I couldn't for the life of me tell you why I became fat-accepting that question only makes sense within the construct of 'obesity', which I've no time for. People are obsessed with their Holmesian search for the original culprit, it's more projected fiction because I couldn't tell you any why for sure. Nor do I know why that's supposed to matter.
Like 'obesity' construct in general, its largely irrelevant.
I can't even tell
you for sure when I became fat. Others assert they cannot grasp why fat
people don't notice pound upon pound building like brick upon brick of a
wall. I started to think of dieting at 7. I was not what you'd call
fat, but I certainly felt like I wasn't thin either. That feeling was relative to my experience of my size up to then.
Was it then? No.
When
I was 11, I imposed a rigid diet plan proper-as opposed to "watching what I
ate". Was it then? In the sense that I felt in the intervening years I'd
reached a point where I had to go total wl diet. So I became fat at 11? So
when was the actual moment? Was I fat at 10? Nope.
Somewhere between then and 11, I felt I became fat enough. I crossed a line, when was the moment though, when was the day? Why had I not noticed?
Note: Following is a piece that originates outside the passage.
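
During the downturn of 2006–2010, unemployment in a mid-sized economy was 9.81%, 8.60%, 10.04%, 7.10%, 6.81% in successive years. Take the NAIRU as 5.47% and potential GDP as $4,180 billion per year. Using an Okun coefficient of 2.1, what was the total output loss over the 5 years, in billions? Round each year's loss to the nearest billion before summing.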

I had, but I was concerned about stunting my growth-seriously. So I concentrated on avoidance. For all I know, that saved me from even greater metabolic mayhem.
I'm
not simply extrapolating from my own experience, I doubt becoming fat is a
gradual day by day process for many-though those who fatten in adulthood may have a different experience. Either way, its more about the nature of your function. Its the moment when the
arrangement of that, the posture of your function gets to a certain configuration.
What is day by day is the time for it to play out, from that moment. At times that process is elongated or condensed, often varying within the same person.